Many of those present appreciated the efforts behind the creation of the Pavilion.
“The whole thing is beautiful,” said Vivian Pacheco, of the Richter Library. “The sacrifices and hard work of many have finally been turned into a reality.”
“This is a great way to preserve our Cuban roots and heritage,” said Alberto Pacheco.
Currently, the CHC is the largest collection of materials documenting the Cuban exile and Cuban-American experience, as well as the largest repository of historical and cultural Cuban materials outside of Cuba.
Many credit the vastness of the collection to the arrival of thousands of Cuban exiles in the early 1960s, who brought with them many artifacts and now-historical documents from the island.
However, it was not until 1998, that the Richter Library’s vast and growing holdings of Cuban, Cuban exile and Cuban-American materials were brought together under the CHC.
“It is a privilege to assist the Cuban Heritage Collection in its important educational and archival mission,” Mrs. Goizueta said.
“It is an incredible honor to know that there is such a large part of UM that shares our culture,” said Cristina Arriaza, vice-president of the Federation of Cuban Students [FEC].
“It’s great to know that such a large part of the community has shown support for the project,” said Yadelene Riesgo treasurer of FEC.
Today, the new Pavilion houses a collection that spans over 400 years and consists of books; periodicals; special materials such as maps, posters and photographs; and collections of personal and corporate papers.

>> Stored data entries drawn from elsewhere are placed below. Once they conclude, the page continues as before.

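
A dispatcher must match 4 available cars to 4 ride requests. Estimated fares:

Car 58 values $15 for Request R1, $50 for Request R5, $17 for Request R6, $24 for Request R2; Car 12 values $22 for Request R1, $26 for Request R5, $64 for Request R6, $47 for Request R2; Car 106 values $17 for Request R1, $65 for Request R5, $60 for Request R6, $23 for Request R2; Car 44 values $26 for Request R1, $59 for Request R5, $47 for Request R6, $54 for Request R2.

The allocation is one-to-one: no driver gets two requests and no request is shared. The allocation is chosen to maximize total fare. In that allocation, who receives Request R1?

Car 58 receives Request R1.

This is a one-to-one assignment (maximum-weight bipartite matching).
Optimal: Car 58→Request R1 ($15), Car 12→Request R6 ($64), Car 106→Request R5 ($65), Car 44→Request R2 ($54) — total 15+64+65+54 = $198.
Row-greedy (each driver in turn takes its best remaining request) gives $163, worse by 35.
Checked against all permutations: $198 is optimal.
Car 58's own top request is Request R5 ($50), but forcing Car 58→Request R5 and reassigning the rest optimally gives only $186 — worse by 12.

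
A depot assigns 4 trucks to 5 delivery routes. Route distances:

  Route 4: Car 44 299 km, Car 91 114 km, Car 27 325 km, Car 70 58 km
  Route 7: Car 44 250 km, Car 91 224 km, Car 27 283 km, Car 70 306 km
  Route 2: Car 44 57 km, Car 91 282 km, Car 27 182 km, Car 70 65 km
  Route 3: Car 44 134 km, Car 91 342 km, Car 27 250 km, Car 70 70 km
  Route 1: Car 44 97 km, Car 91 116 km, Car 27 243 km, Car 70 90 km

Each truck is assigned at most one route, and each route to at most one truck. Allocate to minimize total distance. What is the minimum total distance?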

Through a recent grant from the Institute of Museum and Library Sciences, CHC has created a Digital Collection which is helping make selected archival materials available online to the general public.
“This is great, especially because it allows us young people to make a connection with the past – with what could have been and what will hopefully come,” Roberto Castro, president of FEC, said.
Many who are close to the CHC hope that students, faculty, staff and members of the local community will donate materials to the Pavilion so that the collection may continue to grow.
“I am sure that there are individuals within the local community who possess historic materials which will be better preserved in the new Pavilion,” said Sara Sanchez, a retired Latin-American bibliographer at Richter. “Whether it be letters or political clippings or items having to do with the revolution, I encourage anyone who may have these types of items to donate them so that future generations can use them, learn from them, and have them readily accessible.”